Monday, January 23, 2012

Chickens in the basement, woo hoo!

As some of you might remember, I asked for chickens for Christmas, and the universe, not my husband, brought them to me. Dereyk had agreed that, yes, I could have chickens, provided I addressed the rat problem and the next day a lady showed up at work asking if there was anyone who would be willing to adopt some silkie chicks that needed a home.

Needless to say, I now have six fluffy chicks in the basement in a pet shop rabbit cage covered with a packing blanket. Very Jane Eyre. Two white, one black, one grayish brown and two tortoiseshell beauties — I was going to get four and name them Eeny, Meeny, Miny and Mo, but two others came along in the box so I’ve added in as possible handles, Ooggie & Boogie. These are the names from the bedtime stories my mother used to tell although Dereyk says there’s no way he’s yelling, “Oogie, Boogie, dinner!” in the yard so the names might not stick.

And then there’s the strange cry one of them made last week, giving me feverish thoughts that I might have a boy or two locked up in my basement and boys are not allowed.

Anyway, one can’t keep ones chickens next to your washing machine for long, so I’ve been coop hunting. I figured I’d just get a shed, but sheds are now super expensive, and the old days of driving down Montauk highway to the place where they had old sheds you could get for a couple hundred dollars is long gone.
It’s a shame; I miss that world every day. They always had cool sheds; all the newer ones we found seemed, well how to put this? Ugly? Hmm, yes, that would be the right word.

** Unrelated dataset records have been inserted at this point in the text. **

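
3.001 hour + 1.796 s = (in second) 1.081e+04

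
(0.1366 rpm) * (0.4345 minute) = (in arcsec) 7.692e+04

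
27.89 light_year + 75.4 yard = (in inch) 1.039e+19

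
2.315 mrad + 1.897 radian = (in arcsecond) 3.918e+05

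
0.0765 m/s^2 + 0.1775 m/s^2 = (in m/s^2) 0.254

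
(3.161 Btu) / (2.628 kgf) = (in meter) 129.4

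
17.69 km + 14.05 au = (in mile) 1.306e+09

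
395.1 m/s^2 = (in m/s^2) 395.1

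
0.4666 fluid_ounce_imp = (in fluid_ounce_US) 0.4483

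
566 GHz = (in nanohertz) 5.66e+20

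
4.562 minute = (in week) 0.0004526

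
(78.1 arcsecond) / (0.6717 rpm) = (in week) 8.9e-09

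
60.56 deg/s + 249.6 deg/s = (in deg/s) 310.2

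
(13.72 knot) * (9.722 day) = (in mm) 5.929e+09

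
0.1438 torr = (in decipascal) 191.7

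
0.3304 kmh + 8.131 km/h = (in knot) 4.569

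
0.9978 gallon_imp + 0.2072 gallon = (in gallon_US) 1.406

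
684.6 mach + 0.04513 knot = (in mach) 684.6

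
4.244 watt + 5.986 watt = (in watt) 10.23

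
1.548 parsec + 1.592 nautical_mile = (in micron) 4.777e+22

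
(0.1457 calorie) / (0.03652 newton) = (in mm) 1.669e+04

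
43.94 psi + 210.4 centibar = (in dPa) 5.134e+06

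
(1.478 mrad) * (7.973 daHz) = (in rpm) 1.125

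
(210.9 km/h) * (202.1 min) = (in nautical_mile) 383.6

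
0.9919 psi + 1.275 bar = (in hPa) 1343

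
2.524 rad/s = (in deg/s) 144.6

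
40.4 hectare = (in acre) 99.83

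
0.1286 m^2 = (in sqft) 1.384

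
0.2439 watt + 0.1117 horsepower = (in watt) 83.54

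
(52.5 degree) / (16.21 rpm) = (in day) 6.248e-06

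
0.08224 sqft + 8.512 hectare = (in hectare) 8.512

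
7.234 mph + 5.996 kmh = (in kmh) 17.64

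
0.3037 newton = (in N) 0.3037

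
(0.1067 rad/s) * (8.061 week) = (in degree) 2.98e+07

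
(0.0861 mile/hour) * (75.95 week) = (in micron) 1.768e+12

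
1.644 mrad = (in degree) 0.09419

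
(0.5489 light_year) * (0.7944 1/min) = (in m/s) 6.876e+13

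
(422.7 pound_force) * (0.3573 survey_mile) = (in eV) 6.748e+24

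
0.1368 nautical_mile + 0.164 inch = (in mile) 0.1574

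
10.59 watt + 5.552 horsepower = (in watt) 4151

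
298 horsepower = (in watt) 2.222e+05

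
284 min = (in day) 0.1972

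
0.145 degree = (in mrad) 2.531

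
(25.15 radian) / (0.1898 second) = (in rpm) 1265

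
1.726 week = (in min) 1.74e+04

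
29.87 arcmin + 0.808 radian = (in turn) 0.13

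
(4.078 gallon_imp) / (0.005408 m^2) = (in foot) 11.25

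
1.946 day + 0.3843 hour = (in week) 0.2803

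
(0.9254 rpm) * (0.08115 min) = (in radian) 0.4718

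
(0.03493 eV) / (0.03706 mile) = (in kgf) 9.568e-24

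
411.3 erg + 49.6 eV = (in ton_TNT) 9.83e-15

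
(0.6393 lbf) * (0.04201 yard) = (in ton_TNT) 2.611e-11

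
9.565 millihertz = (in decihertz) 0.09565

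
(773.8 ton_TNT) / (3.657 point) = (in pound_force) 5.642e+14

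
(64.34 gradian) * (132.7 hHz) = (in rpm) 1.281e+05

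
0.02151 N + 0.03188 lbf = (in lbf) 0.03672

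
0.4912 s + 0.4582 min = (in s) 27.98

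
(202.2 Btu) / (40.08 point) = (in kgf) 1.539e+06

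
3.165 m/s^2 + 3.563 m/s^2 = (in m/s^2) 6.728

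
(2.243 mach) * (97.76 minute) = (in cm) 4.48e+08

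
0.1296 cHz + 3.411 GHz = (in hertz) 3.411e+09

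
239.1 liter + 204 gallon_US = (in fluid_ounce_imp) 3.559e+04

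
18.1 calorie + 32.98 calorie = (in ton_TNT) 5.108e-08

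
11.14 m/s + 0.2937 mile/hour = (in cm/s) 1127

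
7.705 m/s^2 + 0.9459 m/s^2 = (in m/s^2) 8.651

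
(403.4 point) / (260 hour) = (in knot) 2.955e-07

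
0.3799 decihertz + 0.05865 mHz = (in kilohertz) 3.805e-05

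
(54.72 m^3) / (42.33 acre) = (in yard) 0.0003493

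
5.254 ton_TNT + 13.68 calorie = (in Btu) 2.084e+07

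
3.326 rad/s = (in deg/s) 190.6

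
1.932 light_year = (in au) 1.222e+05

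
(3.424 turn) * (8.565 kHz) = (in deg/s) 1.056e+07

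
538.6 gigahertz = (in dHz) 5.386e+12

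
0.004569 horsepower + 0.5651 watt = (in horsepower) 0.005327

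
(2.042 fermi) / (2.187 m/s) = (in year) 2.961e-23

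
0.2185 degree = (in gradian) 0.2428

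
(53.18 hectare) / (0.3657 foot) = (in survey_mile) 2965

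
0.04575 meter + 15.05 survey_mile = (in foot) 7.946e+04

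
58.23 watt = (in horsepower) 0.07809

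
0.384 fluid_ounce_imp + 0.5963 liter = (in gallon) 0.1604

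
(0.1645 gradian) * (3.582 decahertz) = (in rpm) 0.8839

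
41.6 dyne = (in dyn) 41.6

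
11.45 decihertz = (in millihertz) 1145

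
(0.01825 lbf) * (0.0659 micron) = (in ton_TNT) 1.279e-18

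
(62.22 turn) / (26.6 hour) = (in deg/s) 0.2339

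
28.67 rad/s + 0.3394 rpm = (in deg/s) 1645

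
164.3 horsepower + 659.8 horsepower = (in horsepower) 824.1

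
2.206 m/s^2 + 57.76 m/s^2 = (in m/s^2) 59.97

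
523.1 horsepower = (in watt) 3.901e+05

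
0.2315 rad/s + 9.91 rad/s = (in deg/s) 581.1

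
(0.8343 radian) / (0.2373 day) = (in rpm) 0.0003886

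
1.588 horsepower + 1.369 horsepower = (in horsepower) 2.957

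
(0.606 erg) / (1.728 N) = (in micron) 0.03507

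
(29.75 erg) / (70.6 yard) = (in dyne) 0.004608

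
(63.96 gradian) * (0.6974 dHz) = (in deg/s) 4.015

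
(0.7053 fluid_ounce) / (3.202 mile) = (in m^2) 4.048e-09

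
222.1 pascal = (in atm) 0.002192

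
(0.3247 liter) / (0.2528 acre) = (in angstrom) 3174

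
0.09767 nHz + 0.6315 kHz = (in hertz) 631.5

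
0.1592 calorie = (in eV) 4.157e+18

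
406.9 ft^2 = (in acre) 0.009341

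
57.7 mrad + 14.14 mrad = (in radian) 0.07184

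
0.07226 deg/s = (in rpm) 0.01204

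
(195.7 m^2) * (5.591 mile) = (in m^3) 1.761e+06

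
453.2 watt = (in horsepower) 0.6078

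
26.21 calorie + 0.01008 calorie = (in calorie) 26.22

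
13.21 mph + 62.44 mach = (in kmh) 7.656e+04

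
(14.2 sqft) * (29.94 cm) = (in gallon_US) 104.3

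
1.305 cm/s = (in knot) 0.02537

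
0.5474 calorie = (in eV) 1.43e+19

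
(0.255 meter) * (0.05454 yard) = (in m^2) 0.01272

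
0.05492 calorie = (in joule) 0.2298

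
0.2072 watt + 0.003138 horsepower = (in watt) 2.547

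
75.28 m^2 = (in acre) 0.0186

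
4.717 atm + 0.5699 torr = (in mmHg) 3585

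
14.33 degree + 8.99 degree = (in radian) 0.407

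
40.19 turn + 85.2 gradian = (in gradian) 1.616e+04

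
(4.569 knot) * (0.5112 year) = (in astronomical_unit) 0.0002533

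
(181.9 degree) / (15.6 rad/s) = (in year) 6.453e-09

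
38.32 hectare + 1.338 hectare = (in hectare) 39.66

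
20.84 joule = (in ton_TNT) 4.981e-09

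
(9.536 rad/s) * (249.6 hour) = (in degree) 4.909e+08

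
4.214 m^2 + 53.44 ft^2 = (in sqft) 98.8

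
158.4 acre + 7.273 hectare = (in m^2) 7.138e+05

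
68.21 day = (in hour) 1637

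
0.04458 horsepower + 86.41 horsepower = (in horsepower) 86.45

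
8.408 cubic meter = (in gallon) 2221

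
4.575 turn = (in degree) 1647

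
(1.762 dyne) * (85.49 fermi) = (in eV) 9.402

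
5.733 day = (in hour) 137.6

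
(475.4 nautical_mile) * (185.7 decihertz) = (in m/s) 1.635e+07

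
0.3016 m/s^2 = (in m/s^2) 0.3016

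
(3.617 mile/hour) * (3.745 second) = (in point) 1.717e+04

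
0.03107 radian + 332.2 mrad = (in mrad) 363.3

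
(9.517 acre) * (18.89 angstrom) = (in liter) 0.07275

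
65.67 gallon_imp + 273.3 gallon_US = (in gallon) 352.2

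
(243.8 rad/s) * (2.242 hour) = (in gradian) 1.253e+08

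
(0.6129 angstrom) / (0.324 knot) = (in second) 3.677e-10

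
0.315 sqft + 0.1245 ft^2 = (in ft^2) 0.4395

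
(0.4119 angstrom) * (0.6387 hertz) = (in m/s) 2.631e-11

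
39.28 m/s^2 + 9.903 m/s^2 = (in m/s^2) 49.18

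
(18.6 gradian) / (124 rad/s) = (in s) 0.002356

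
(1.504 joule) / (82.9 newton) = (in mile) 1.127e-05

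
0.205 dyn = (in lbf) 4.609e-07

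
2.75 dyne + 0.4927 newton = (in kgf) 0.05024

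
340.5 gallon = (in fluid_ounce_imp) 4.536e+04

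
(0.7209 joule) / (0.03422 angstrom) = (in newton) 2.107e+11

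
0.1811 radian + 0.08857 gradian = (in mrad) 182.5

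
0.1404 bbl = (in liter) 22.32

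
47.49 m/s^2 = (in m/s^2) 47.49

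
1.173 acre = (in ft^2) 5.11e+04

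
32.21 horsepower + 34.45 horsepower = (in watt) 4.971e+04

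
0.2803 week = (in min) 2825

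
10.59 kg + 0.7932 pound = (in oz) 386.2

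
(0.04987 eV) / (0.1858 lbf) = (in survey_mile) 6.007e-24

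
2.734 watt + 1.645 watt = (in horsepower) 0.005872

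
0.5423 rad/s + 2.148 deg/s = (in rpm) 5.537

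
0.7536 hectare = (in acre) 1.862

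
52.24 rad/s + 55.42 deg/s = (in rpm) 508.1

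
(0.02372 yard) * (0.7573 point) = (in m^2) 5.795e-06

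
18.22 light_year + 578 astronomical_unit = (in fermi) 1.725e+32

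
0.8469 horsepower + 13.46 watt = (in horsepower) 0.865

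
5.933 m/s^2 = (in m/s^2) 5.933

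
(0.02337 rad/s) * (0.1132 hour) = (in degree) 545.7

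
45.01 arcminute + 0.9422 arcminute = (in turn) 0.002127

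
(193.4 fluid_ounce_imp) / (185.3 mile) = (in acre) 4.553e-12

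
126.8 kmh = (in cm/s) 3522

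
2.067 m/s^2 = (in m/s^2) 2.067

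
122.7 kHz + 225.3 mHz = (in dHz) 1.227e+06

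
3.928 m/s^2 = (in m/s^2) 3.928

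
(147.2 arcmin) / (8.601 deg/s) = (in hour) 7.923e-05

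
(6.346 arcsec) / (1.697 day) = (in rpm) 2.004e-09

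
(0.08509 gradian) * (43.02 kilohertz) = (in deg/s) 3295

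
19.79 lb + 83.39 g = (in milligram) 9.06e+06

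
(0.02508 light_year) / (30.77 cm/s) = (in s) 7.711e+14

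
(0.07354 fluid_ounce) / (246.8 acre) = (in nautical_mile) 1.176e-15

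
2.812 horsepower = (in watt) 2097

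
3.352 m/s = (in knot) 6.516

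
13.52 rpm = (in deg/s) 81.12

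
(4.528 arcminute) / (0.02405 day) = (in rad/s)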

So next I thought we’d build one, because I do have a husband who makes his living creating things out of wood, but in the course of looking up chicken house plans I stumbled across a few coops that were so cool, I told Dereyk his furniture making skills were not necessary. The Nogg sheen is a British designed beauty, shaped like a wooden egg but it only held 2 chickens so no go. And an architect in Holland named Fredrik Roije designed something called the Breed Retreat that was a masterpiece of Frank Lloyd Wright styling, but it didn’t look like it could hold more then four hens.

I figure my limit is twelve chickens, I’m a hobbyist, not a farmer and I want to have my chickens eat what they find outside, so I need my coop and my pen to be portable, or in chicken raising parlance, a tractor. A chicken tractor has wheels that allows you to (hypothetically) move it from one area of the yard to the other so the chickens don’t scratch to bare dirt and their manure gets spread around the property. My friend Ashley has her chickens in a trailer that she drags around her farm, but I couldn’t find a cheap enough Airsteam.

I would really like them to be free-range, but the losses I incurred the last round of chicken rearing have taught me there’s little to no chance of letting them really run free without their own secret service protective detail, and as I work almost every day, they’ll need to be protected in a run.

The Eglu was my first thought. Designed by some Brits from The Royal College of Art as their senior project, it is made of extruded plastic and comes in electric pink as well as an amazing chartreuse. Created for an urban chicken situation it looks fantastically easy to clean and to lug around, but I’m more Shabby Chic then Modernista so I was drawn to the buildings of Dan Cohen from Michigan who spent 15 years as an architectural model maker before deciding that chicken coops were his holy grail. Dan answers the phone himself at his company Green Chicken Coop when you call on a Sunday and understands exactly what you’re talking about when you express concerns about coop esthetics. They’re ecologically approved and supposedly stamped okay by Miss Martha S herself.

Meanwhile Dereyk is so excited that he doesn’t have to build the coop that he’s taken on my other dream project — a greenhouse. Of course, thanks to the internet he’s discovered that all the really fantastic greenhouses and conservancies and orangeries are English and come with a hefty price tag, not to mention the cost of heating them during the winter, so if I happen to find a big bag of cash on the side of the road…

Paige Patterson has already bought a slew of poppies seeds to spread in the snow for next spring’s garden.